A warm front is bringing increased clouds to the region and a few light showers to the coast and Cascades, but the heaviest precipitation will arrive right ahead of the cold front tomorrow. Steady rain will arrive at the coast mainly after midnight with inland areas holding off until early Monday morning. Snow levels will be fairly high to start the day out around 5,000 feet dropping to 2,500 to 4,500′ by the afternoon lower to 1,500 to 2,000 feet by Monday evening which means on your evening commute over Siskiyou or Sexton Summits you could be dealing with snow and reduced visibility. While the heaviest rain and snow will fall early Monday and and west of the Cascades, light showers will continue overnight Monday into early Tuesday with snow levels down to the valley floor.

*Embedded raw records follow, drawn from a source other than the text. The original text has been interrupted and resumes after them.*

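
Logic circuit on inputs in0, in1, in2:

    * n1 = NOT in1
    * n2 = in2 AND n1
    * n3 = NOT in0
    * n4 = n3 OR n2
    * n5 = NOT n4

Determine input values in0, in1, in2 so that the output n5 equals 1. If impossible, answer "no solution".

in0=1, in1=1, in2=0

Check with in0=1, in1=1, in2=0:
n1 = NOT in1 = NOT 1 = 0
n2 = in2 AND n1 = 0 AND 0 = 0
n3 = NOT in0 = NOT 1 = 0
n4 = n3 OR n2 = 0 OR 0 = 0
n5 = NOT n4 = NOT 0 = 1
So n5 = 1 as required.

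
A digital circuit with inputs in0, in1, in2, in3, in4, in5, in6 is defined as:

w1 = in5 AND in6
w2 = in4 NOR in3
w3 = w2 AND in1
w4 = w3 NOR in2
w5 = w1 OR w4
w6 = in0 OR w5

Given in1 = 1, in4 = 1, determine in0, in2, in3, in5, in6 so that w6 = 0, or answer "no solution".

Check with in1 = 1, in4 = 1 and in0=0, in2=1, in3=0, in5=1, in6=0:
w1 = in5 AND in6 = 1 AND 0 = 0
w2 = in4 NOR in3 = 1 NOR 0 = 0
w3 = w2 AND in1 = 0 AND 1 = 0
w4 = w3 NOR in2 = 0 NOR 1 = 0
w5 = w1 OR w4 = 0 OR 0 = 0
w6 = in0 OR w5 = 0 OR 0 = 0
So w6 = 0.

in0=0, in2=1, in3=0, in5=1, in6=0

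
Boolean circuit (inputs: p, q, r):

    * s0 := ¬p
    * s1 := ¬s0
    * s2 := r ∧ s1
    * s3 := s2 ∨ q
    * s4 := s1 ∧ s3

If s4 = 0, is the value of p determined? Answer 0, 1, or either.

either

Both values of p occur among assignments with s4 = 0:
  p=0: p=0, q=0, r=0
  p=1: p=1, q=0, r=0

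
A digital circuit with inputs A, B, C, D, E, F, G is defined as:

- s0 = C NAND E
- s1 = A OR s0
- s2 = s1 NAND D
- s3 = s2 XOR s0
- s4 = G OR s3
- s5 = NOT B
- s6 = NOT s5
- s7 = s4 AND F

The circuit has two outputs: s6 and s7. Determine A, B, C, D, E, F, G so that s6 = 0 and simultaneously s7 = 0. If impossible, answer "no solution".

A=0 B=0 C=1 D=0 E=0 F=0 G=1

Check with A=0 B=0 C=1 D=0 E=0 F=0 G=1:
s0 = C NAND E = 1 NAND 0 = 1
s1 = A OR s0 = 0 OR 1 = 1
s2 = s1 NAND D = 1 NAND 0 = 1
s3 = s2 XOR s0 = 1 XOR 1 = 0
s4 = G OR s3 = 1 OR 0 = 1
s5 = NOT B = NOT 0 = 1
s6 = NOT s5 = NOT 1 = 0
s7 = s4 AND F = 1 AND 0 = 0
So s6 = 0 and s7 = 0.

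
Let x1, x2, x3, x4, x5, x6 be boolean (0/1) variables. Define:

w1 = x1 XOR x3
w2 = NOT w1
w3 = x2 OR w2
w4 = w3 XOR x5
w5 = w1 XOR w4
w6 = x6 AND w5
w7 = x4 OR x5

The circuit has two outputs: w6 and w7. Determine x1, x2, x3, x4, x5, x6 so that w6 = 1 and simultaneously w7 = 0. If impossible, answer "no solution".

Check with x1=0 x2=1 x3=0 x4=0 x5=0 x6=1:
w1 = x1 XOR x3 = 0 XOR 0 = 0
w2 = NOT w1 = NOT 0 = 1
w3 = x2 OR w2 = 1 OR 1 = 1
w4 = w3 XOR x5 = 1 XOR 0 = 1
w5 = w1 XOR w4 = 0 XOR 1 = 1
w6 = x6 AND w5 = 1 AND 1 = 1
w7 = x4 OR x5 = 0 OR 0 = 0
So w6 = 1 and w7 = 0.

x1=0 x2=1 x3=0 x4=0 x5=0 x6=1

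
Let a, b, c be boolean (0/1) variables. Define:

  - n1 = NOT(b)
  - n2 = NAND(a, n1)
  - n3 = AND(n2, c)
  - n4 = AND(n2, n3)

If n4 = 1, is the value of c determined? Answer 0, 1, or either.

1

n4 = AND(n2, n3) must be 1, so both n2 = 1 and n3 = 1.
Every assignment with n4 = 1 has c = 1; there are 3 such assignment(s).
  a=0, b=0, c=1
  a=0, b=1, c=1
  a=1, b=1, c=1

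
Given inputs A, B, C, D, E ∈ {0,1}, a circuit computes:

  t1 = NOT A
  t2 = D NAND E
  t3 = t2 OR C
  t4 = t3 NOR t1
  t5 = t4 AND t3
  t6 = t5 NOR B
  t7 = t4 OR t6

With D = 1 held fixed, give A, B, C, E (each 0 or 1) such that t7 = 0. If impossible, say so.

Check with D = 1 and A=0, B=1, C=1, E=1:
t1 = NOT A = NOT 0 = 1
t2 = D NAND E = 1 NAND 1 = 0
t3 = t2 OR C = 0 OR 1 = 1
t4 = t3 NOR t1 = 1 NOR 1 = 0
t5 = t4 AND t3 = 0 AND 1 = 0
t6 = t5 NOR B = 0 NOR 1 = 0
t7 = t4 OR t6 = 0 OR 0 = 0
So t7 = 0.

A=0, B=1, C=1, E=1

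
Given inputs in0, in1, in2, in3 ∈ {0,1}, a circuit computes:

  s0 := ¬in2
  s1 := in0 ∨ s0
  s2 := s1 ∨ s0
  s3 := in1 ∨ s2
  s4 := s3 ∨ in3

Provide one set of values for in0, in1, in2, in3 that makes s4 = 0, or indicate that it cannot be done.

Check with in0=0 in1=0 in2=1 in3=0:
s0 = ¬in2 = ¬1 = 0
s1 = in0 ∨ s0 = 0 ∨ 0 = 0
s2 = s1 ∨ s0 = 0 ∨ 0 = 0
s3 = in1 ∨ s2 = 0 ∨ 0 = 0
s4 = s3 ∨ in3 = 0 ∨ 0 = 0
So s4 = 0 as required.

in0=0 in1=0 in2=1 in3=0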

The favored spots of west side valleys including Ashland and the foothills could see up to an inch of snow by Tuesday morning with most areas seeing a trace to half an inch. Snow and wind may impact travel at times, especially over the passes and higher elevations. Check the tripcheck website before heading out and be prepared for winter driving conditions early this week.
Snow total forecast:
I-5 passes 1 to 3 inches
Cascades 6 to 11 inches
Valleys and east side trace to 1 inch
After the arctic fronts pass through a very cold airmass will settle over the region with highs and lows 15 to 20 degrees below normal and lows will be closer to records than averages. The coldest days will be Wednesday through Friday when clear skies will allow drastic overnight cooling. The east side and mountains will bear the brunt of the cold air will lows near zero for the colder spots and wind chills below that. Prepare your home, pipes, pets, livestock and yourself before the cold air arrives!
Freezing fog will re-develop by the end of the week and depending on how much fog and low clouds form will really determine how cold our overnight lows will get for the coast and west side valleys. The more fog and the quicker it forms will keep overnight lows in the 20s, for areas that don’t see fog temperatures will dip into the teens.